Man könnte diese ganze Geschichte nun als Anekdote am Rande fallen lassen, wenn sie nicht im Rahmen der Kommunismusdebatte die ganze Welt berühren würde.  Kommen wir nochmal zum ersten Artikel der Welt zurück:

In der „Deutschen Ideologie“ beschreibt Marx hingegen den Kommunismus wie das Leben eines heutigen Bahnvorstands, für den „die Gesellschaft die allgemeine Produktion regelt und mir eben dadurch möglich macht, heute dies, morgen jenes zu tun, morgens zu jagen, nachmittags zu fischen, abends Viehzucht zu treiben, nach dem Essen zu kritisieren, wie ich gerade Lust habe“

Der Marxist (wir wollen ihn mal mangels Alternativen so nennen) will Vorstand werden – und verspricht allen, die ihm folgen, das sie ebenfalls Vorstand werden, während andere („die Gesellschaft“) für ihren Unterhalt sorgt. Nehme ich das ernst, so muß ich sagen: wir leben überraschenderweise in einer marxistischen Gesellschaft, das Proletariat trägt „Hugo Boss“, kriegt fette Boni und diktiert der Welt seine Bedingungen.
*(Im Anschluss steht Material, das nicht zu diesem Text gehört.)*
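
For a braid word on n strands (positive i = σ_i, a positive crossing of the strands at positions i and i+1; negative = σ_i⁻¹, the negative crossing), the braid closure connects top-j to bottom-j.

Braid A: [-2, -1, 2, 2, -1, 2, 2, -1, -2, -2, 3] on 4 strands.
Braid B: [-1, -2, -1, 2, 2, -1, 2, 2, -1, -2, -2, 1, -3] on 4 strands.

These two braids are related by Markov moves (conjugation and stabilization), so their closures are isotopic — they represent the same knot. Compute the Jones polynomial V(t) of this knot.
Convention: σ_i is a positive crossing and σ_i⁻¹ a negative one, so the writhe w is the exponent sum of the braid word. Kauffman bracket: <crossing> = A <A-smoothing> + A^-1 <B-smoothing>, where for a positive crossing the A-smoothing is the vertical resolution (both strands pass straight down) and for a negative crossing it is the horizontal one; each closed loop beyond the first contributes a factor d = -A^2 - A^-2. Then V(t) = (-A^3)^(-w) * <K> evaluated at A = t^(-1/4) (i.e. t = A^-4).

t^2 - 2*t + 4 - 4*t^-1 + 4*t^-2 - 4*t^-3 + 3*t^-4 - 2*t^-5 + t^-6

Derivation:
Markov-equivalent braids have isotopic closures, hence identical knot invariants. Strip the Markov moves from each word to reach a common short braid β, then compute V(t) once on β.
Braid A: s2^-1 s1^-1 s2 s2 s1^-1 s2 s2 s1^-1 s2^-1 s2^-1 s3 on 4 strands reduces by inverse Markov moves (closure unchanged at each step):
  Destabilize: the word has the form β·s3 where s3 occurs only as the final letter (β ∈ B_3); drop it and the last strand → 3 strands.
Reduced to β = s2^-1 s1^-1 s2 s2 s1^-1 s2 s2 s1^-1 s2^-1 s2^-1 on 3 strands, 10 crossings.
Braid B: s1^-1 s2^-1 s1^-1 s2 s2 s1^-1 s2 s2 s1^-1 s2^-1 s2^-1 s1 s3^-1 on 4 strands reduces by inverse Markov moves (closure unchanged at each step):
  Destabilize: the word has the form β·s3^-1 where s3^-1 occurs only as the final letter (β ∈ B_3); drop it and the last strand → 3 strands.
  Deconjugate: the word is γ·β·γ⁻¹ with γ = s1^-1 (prefix) and γ⁻¹ = s1 (suffix); strip both.
Reduced to β = s2^-1 s1^-1 s2 s2 s1^-1 s2 s2 s1^-1 s2^-1 s2^-1 on 3 strands, 10 crossings.
Both give the same β = s2^-1 s1^-1 s2 s2 s1^-1 s2 s2 s1^-1 s2^-1 s2^-1 on 3 strands, so one state sum suffices:
Braid: s2^-1 s1^-1 s2 s2 s1^-1 s2 s2 s1^-1 s2^-1 s2^-1 on 3 strands, 10 crossings.
Writhe w = (#positive) - (#negative) = 4 - 6 = -2.
Enumerate smoothing states for the bracket polynomial. There are 2^10 = 1024 states.
Smooth each crossing (0=||, 1=⌣⌢); contribution A^(Σ sign_k(1-2s_k)) * d^(L-1).
Tabulate the states by total A-exponent and number of loops L (A-exp: L × count):
  A^10: L=5 ×1
  A^8: L=4 ×10
  A^6: L=3 ×39, L=5 ×6
  A^4: L=2 ×66, L=4 ×52, L=6 ×2
  A^2: L=1 ×45, L=3 ×124, L=5 ×41
  A^0: L=2 ×118, L=4 ×113, L=6 ×21
  A^-2: L=1 ×20, L=3 ×120, L=5 ×63, L=7 ×7
  A^-4: L=2 ×30, L=4 ×68, L=6 ×21, L=8 ×1
  A^-6: L=3 ×20, L=5 ×22, L=7 ×3
  A^-8: L=4 ×7, L=6 ×3
  A^-10: L=5 ×1
Each group contributes A^e * Σ count * d^(L-1):
Powers of d = -A^2 - A^-2: d^2 = A^4 + 2 + A^-4; d^3 = -A^6 - 3*A^2 - 3*A^-2 - A^-6; d^4 = A^8 + 4*A^4 + 6 + 4*A^-4 + A^-8; d^5 = -A^10 - 5*A^6 - 10*A^2 - 10*A^-2 - 5*A^-6 - A^-10; d^6 = A^12 + 6*A^8 + 15*A^4 + 20 + 15*A^-4 + 6*A^-8 + A^-12; d^7 = -A^14 - 7*A^10 - 21*A^6 - 35*A^2 - 35*A^-2 - 21*A^-6 - 7*A^-10 - A^-14.
  A^10 * (d^4) = A^18 + 4*A^14 + 6*A^10 + 4*A^6 + A^2
  A^8 * (10*d^3) = -10*A^14 - 30*A^10 - 30*A^6 - 10*A^2
  A^6 * (39*d^2 + 6*d^4) = 6*A^14 + 63*A^10 + 114*A^6 + 63*A^2 + 6*A^-2
  A^4 * (66*d + 52*d^3 + 2*d^5) = -2*A^14 - 62*A^10 - 242*A^6 - 242*A^2 - 62*A^-2 - 2*A^-6
  A^2 * (45 + 124*d^2 + 41*d^4) = 41*A^10 + 288*A^6 + 539*A^2 + 288*A^-2 + 41*A^-6
  A^0 * (118*d + 113*d^3 + 21*d^5) = -21*A^10 - 218*A^6 - 667*A^2 - 667*A^-2 - 218*A^-6 - 21*A^-10
  A^-2 * (20 + 120*d^2 + 63*d^4 + 7*d^6) = 7*A^10 + 105*A^6 + 477*A^2 + 778*A^-2 + 477*A^-6 + 105*A^-10 + 7*A^-14
  A^-4 * (30*d + 68*d^3 + 21*d^5 + d^7) = -A^10 - 28*A^6 - 194*A^2 - 479*A^-2 - 479*A^-6 - 194*A^-10 - 28*A^-14 - A^-18
  A^-6 * (20*d^2 + 22*d^4 + 3*d^6) = 3*A^6 + 40*A^2 + 153*A^-2 + 232*A^-6 + 153*A^-10 + 40*A^-14 + 3*A^-18
  A^-8 * (7*d^3 + 3*d^5) = -3*A^2 - 22*A^-2 - 51*A^-6 - 51*A^-10 - 22*A^-14 - 3*A^-18
  A^-10 * (d^4) = A^-2 + 4*A^-6 + 6*A^-10 + 4*A^-14 + A^-18
Summing the groups: <K> = A^18 - 2*A^14 + 3*A^10 - 4*A^6 + 4*A^2 - 4*A^-2 + 4*A^-6 - 2*A^-10 + A^-14
Normalise by the writhe: (-A^3)^(-w) = (-A^3)^(2) = A^6, so f(A) = A^6 * <K> = A^24 - 2*A^20 + 3*A^16 - 4*A^12 + 4*A^8 - 4*A^4 + 4 - 2*A^-4 + A^-8.
Substitute A = t^(-1/4), i.e. A^e → t^(-e/4): V(t) = t^2 - 2*t + 4 - 4*t^-1 + 4*t^-2 - 4*t^-3 + 3*t^-4 - 2*t^-5 + t^-6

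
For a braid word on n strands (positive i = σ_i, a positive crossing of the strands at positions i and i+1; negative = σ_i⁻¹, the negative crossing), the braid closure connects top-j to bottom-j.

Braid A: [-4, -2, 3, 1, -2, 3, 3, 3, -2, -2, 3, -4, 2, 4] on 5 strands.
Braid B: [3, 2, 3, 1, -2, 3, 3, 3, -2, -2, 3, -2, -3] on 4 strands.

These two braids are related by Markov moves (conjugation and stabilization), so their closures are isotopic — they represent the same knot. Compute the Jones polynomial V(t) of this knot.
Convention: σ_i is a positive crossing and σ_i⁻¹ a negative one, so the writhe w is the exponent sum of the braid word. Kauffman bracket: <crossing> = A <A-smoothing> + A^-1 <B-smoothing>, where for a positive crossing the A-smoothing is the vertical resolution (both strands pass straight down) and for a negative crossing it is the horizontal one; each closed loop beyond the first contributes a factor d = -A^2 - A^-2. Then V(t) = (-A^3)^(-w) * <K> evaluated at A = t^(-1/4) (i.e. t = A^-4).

-t^6 + 2*t^5 - 4*t^4 + 5*t^3 - 4*t^2 + 5*t - 3 + 2*t^-1 - t^-2

Derivation:
Markov-equivalent braids have isotopic closures, hence identical knot invariants. Strip the Markov moves from each word to reach a common short braid β, then compute V(t) once on β.
Braid A: s4^-1 s2^-1 s3 s1 s2^-1 s3 s3 s3 s2^-1 s2^-1 s3 s4^-1 s2 s4 on 5 strands reduces by inverse Markov moves (closure unchanged at each step):
  Deconjugate: the word is γ·β·γ⁻¹ with γ = s4^-1 s2^-1 (prefix) and γ⁻¹ = s2 s4 (suffix); strip both.
  Destabilize: the word has the form β·s4^-1 where s4^-1 occurs only as the final letter (β ∈ B_4); drop it and the last strand → 4 strands.
Reduced to β = s3 s1 s2^-1 s3 s3 s3 s2^-1 s2^-1 s3 on 4 strands, 9 crossings.
Braid B: s3 s2 s3 s1 s2^-1 s3 s3 s3 s2^-1 s2^-1 s3 s2^-1 s3^-1 on 4 strands reduces by inverse Markov moves (closure unchanged at each step):
  Deconjugate: the word is γ·β·γ⁻¹ with γ = s3 s2 (prefix) and γ⁻¹ = s2^-1 s3^-1 (suffix); strip both.
Reduced to β = s3 s1 s2^-1 s3 s3 s3 s2^-1 s2^-1 s3 on 4 strands, 9 crossings.
Both give the same β = s3 s1 s2^-1 s3 s3 s3 s2^-1 s2^-1 s3 on 4 strands, so one state sum suffices:
Braid: s3 s1 s2^-1 s3 s3 s3 s2^-1 s2^-1 s3 on 4 strands, 9 crossings.
Writhe w = (#positive) - (#negative) = 6 - 3 = 3.
Enumerate smoothing states for the bracket polynomial. There are 2^9 = 512 states.
For each crossing: s=0 is the vertical smoothing, s=1 horizontal. Crossing k contributes A^(sign_k * (1 - 2*s_k)); loop factor d = -A^2 - A^-2.
Tabulate the states by total A-exponent and number of loops L (A-exp: L × count):
  A^9: L=5 ×1
  A^7: L=4 ×9
  A^5: L=3 ×32, L=5 ×4
  A^3: L=2 ×51, L=4 ×32, L=6 ×1
  A^1: L=1 ×27, L=3 ×81, L=5 ×18
  A^-1: L=2 ×53, L=4 ×67, L=6 ×6
  A^-3: L=3 ×50, L=5 ×33, L=7 ×1
  A^-5: L=4 ×27, L=6 ×9
  A^-7: L=5 ×8, L=7 ×1
  A^-9: L=6 ×1
Each group contributes A^e * Σ count * d^(L-1):
Powers of d = -A^2 - A^-2: d^2 = A^4 + 2 + A^-4; d^3 = -A^6 - 3*A^2 - 3*A^-2 - A^-6; d^4 = A^8 + 4*A^4 + 6 + 4*A^-4 + A^-8; d^5 = -A^10 - 5*A^6 - 10*A^2 - 10*A^-2 - 5*A^-6 - A^-10; d^6 = A^12 + 6*A^8 + 15*A^4 + 20 + 15*A^-4 + 6*A^-8 + A^-12.
  A^9 * (d^4) = A^17 + 4*A^13 + 6*A^9 + 4*A^5 + A
  A^7 * (9*d^3) = -9*A^13 - 27*A^9 - 27*A^5 - 9*A
  A^5 * (32*d^2 + 4*d^4) = 4*A^13 + 48*A^9 + 88*A^5 + 48*A + 4*A^-3
  A^3 * (51*d + 32*d^3 + d^5) = -A^13 - 37*A^9 - 157*A^5 - 157*A - 37*A^-3 - A^-7
  A^1 * (27 + 81*d^2 + 18*d^4) = 18*A^9 + 153*A^5 + 297*A + 153*A^-3 + 18*A^-7
  A^-1 * (53*d + 67*d^3 + 6*d^5) = -6*A^9 - 97*A^5 - 314*A - 314*A^-3 - 97*A^-7 - 6*A^-11
  A^-3 * (50*d^2 + 33*d^4 + d^6) = A^9 + 39*A^5 + 197*A + 318*A^-3 + 197*A^-7 + 39*A^-11 + A^-15
  A^-5 * (27*d^3 + 9*d^5) = -9*A^5 - 72*A - 171*A^-3 - 171*A^-7 - 72*A^-11 - 9*A^-15
  A^-7 * (8*d^4 + d^6) = A^5 + 14*A + 47*A^-3 + 68*A^-7 + 47*A^-11 + 14*A^-15 + A^-19
  A^-9 * (d^5) = -A - 5*A^-3 - 10*A^-7 - 10*A^-11 - 5*A^-15 - A^-19
Summing the groups: <K> = A^17 - 2*A^13 + 3*A^9 - 5*A^5 + 4*A - 5*A^-3 + 4*A^-7 - 2*A^-11 + A^-15
Normalise by the writhe: (-A^3)^(-w) = (-A^3)^(-3) = -A^-9, so f(A) = -A^-9 * <K> = -A^8 + 2*A^4 - 3 + 5*A^-4 - 4*A^-8 + 5*A^-12 - 4*A^-16 + 2*A^-20 - A^-24.
Substitute A = t^(-1/4), i.e. A^e → t^(-e/4): V(t) = -t^6 + 2*t^5 - 4*t^4 + 5*t^3 - 4*t^2 + 5*t - 3 + 2*t^-1 - t^-2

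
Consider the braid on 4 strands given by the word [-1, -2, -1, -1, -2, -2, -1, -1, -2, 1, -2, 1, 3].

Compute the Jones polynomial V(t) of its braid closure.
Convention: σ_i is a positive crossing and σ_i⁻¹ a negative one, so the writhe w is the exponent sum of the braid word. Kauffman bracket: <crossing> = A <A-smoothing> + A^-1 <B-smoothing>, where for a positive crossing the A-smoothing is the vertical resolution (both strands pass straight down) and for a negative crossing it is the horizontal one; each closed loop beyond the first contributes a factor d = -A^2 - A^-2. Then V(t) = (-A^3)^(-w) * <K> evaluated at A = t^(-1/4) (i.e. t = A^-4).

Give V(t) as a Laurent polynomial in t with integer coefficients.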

Der Autor der Welt macht es sich sehr einfach:

Nichts ist also blöder als die übliche Marx-Apologie, er habe eine gute Idee gehabt, die leider in der Wirklichkeit nicht funktioniere. Marx hatte gar keine Idee vom Kommunismus. Er war stolz darauf, den Genossen die utopischen Flausen ausgetrieben zu haben. Dass der Kommunismus als Alternative zur Leistungs- und Eigentumsgesellschaft jederzeit – im Kloster, im Kibbuz oder in der Kommune – machbar ist, interessierte ihn so wenig wie Linkspartei-Chefin Gesine Lötzsch, die über „Wege zum Kommunismus“ sinniert, ohne daran zu denken, einen dieser Wege selbst auszuprobieren.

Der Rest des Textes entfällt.